A coauthor of one of my books, the late Jim Duke, and I once submitted a proposal to a publisher for a field guide to wildflowers along Interstate 95 stretching from Maine to Florida. They rejected the idea, though the whizzing-by of forms and colors along the highway on a road trip is revealing. And frankly, it’s how most people experience wildflowers.

One of the revealing aspects is the fact that governments at the state and regional district levels have no cohesive plan. While one government agency actively develops and produces native wildflower seed for roadside beautification, another government agency fills up large tanks with herbicides to spray long, wide, brown lifeless strips along the highway.

Saves money for someone. Makes money for someone else. Invite tourists to enjoy beauty. Feed them a visual desert. No wonder the collective we—of any and all political stripes —question the functioning of government entities. But I digress. Back to the wildflowers.

Arkansas highways on the long stretch from Eureka Springs to the Louisiana border generally offer much recognizable beauty. Now we see the unmistakable orange glow of butterfly weed (Aslepias tuberosa), the purple flowers atop clumps of purple bee balm (Monarda fistulosa), and various yellow-flowered members of the sunflower family which dominate wildflower color from mid-July to autumn.

Of course, in the Mississippi Delta in eastern Arkansas most roadside vegetation is dominated by long stretches of corn, soybeans, rice, and cotton. Mile after mile, town after town, it’s the same landscape, the horizon broken by the swooping bright yellow crop duster, nearly twanging the powerlines like a musician missing a note on a steel guitar in this Delta blues country.

Large, dinner-plate sized flowers of the native Hibiscus moscheotus, swamp rose mallow in colors of white to pink to rose, line the ditches between roadside and crops.

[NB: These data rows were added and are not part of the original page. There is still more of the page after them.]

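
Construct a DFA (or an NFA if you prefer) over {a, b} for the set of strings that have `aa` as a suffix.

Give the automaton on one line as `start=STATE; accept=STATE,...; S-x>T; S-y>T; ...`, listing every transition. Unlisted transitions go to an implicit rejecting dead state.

start=q0; accept=q2; q0-a>q1; q0-b>q0; q1-a>q2; q1-b>q0; q2-a>q2; q2-b>q0

Remember how much of `aa` the current input suffix matches. State q0 means no match yet; q1 means the last symbol is `a`; q2 means the last 2 symbols are `aa`. Only q2 accepts. On a mismatch, fall back to the longest proper suffix that is still a prefix of `aa`.
3 states suffice.
        a   b  
>  q0   q1  q0 
   q1   q2  q0 
 * q2   q2  q0 
(> = start, * = accepting)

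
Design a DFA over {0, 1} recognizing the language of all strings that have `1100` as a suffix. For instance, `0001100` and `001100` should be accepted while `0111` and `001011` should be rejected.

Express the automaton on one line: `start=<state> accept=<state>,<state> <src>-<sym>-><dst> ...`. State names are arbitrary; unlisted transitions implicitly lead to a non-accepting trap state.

Remember how much of `1100` the current input suffix matches. State A means no match yet; B means the last symbol is `1`; C means the last 2 symbols are `11`; D means the last 3 symbols are `110`; E means the last 4 symbols are `1100`. Only E accepts. On a mismatch, fall back to the longest proper suffix that is still a prefix of `1100`.
A 5-state machine:
       0  1 
>  A   A  B 
   B   A  C 
   C   D  C 
   D   E  B 
 * E   A  B 
(> = start, * = accepting)

start=A accept=E A-0->A A-1->B B-0->A B-1->C C-0->D C-1->C D-0->E D-1->B E-0->A E-1->B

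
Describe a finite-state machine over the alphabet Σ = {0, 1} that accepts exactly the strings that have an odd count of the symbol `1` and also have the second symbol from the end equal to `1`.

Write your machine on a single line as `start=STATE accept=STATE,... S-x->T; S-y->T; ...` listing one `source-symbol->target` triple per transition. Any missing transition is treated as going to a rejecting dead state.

Handle the two conditions separately and then intersect. The first has 2 states tracking the count of `1`s modulo 2; the second has 7 states tracking the last 2 symbols read. A product state is a pair (one from each), accepting exactly when both do.
          0    1  
>  S0     S1   S2 
   S1     S3   S4 
   S2     S5   S6 
   S3     S3   S4 
   S4     S5   S6 
 * S5     S7   S8 
   S6     S9  S10 
   S7     S7   S8 
   S8     S9  S10 
   S9     S3   S4 
 * S10    S5   S6 
(> = start, * = accepting)

start=S0; accept=S5,S10; S0-0->S1; S0-1->S2; S1-0->S3; S1-1->S4; S2-0->S5; S2-1->S6; S3-0->S3; S3-1->S4; S4-0->S5; S4-1->S6; S5-0->S7; S5-1->S8; S6-0->S9; S6-1->S10; S7-0->S7; S7-1->S8; S8-0->S9; S8-1->S10; S9-0->S3; S9-1->S4; S10-0->S5; S10-1->S6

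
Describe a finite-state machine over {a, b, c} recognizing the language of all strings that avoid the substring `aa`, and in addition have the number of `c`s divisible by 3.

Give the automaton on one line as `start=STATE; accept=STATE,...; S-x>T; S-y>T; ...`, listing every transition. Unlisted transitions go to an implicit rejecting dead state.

Run two small machines in parallel and take their product. One (3 states) tracks partial matches of the forbidden pattern `aa`; the other (3 states) tracks the count of `c`s modulo 3. Each combined state is a pair, one component from each; accept when both components accept. After merging equivalent states the machine shrinks.
        a   b   c  
>* S0   S1  S0  S2 
 * S1   S3  S0  S2 
   S2   S4  S2  S5 
   S3   S3  S3  S3 
   S4   S3  S2  S5 
   S5   S6  S5  S0 
   S6   S3  S5  S0 
(> = start, * = accepting)

start=S0; accept=S0,S1; S0-a>S1; S0-b>S0; S0-c>S2; S1-a>S3; S1-b>S0; S1-c>S2; S2-a>S4; S2-b>S2; S2-c>S5; S3-a>S3; S3-b>S3; S3-c>S3; S4-a>S3; S4-b>S2; S4-c>S5; S5-a>S6; S5-b>S5; S5-c>S0; S6-a>S3; S6-b>S5; S6-c>S0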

One usually finds that the same plant blooms earlier in the southern part of its range, but I was intrigued to observe that from the Arkansas Ozarks, down through the Delta, eastern Louisiana, Mississippi, Alabama, the Florida panhandle, all the way to outside my hotel window at Wakulla Springs, elderflower (Sambucus canadensis) source of elderberries were all blooming at the same time. Nature always surprises.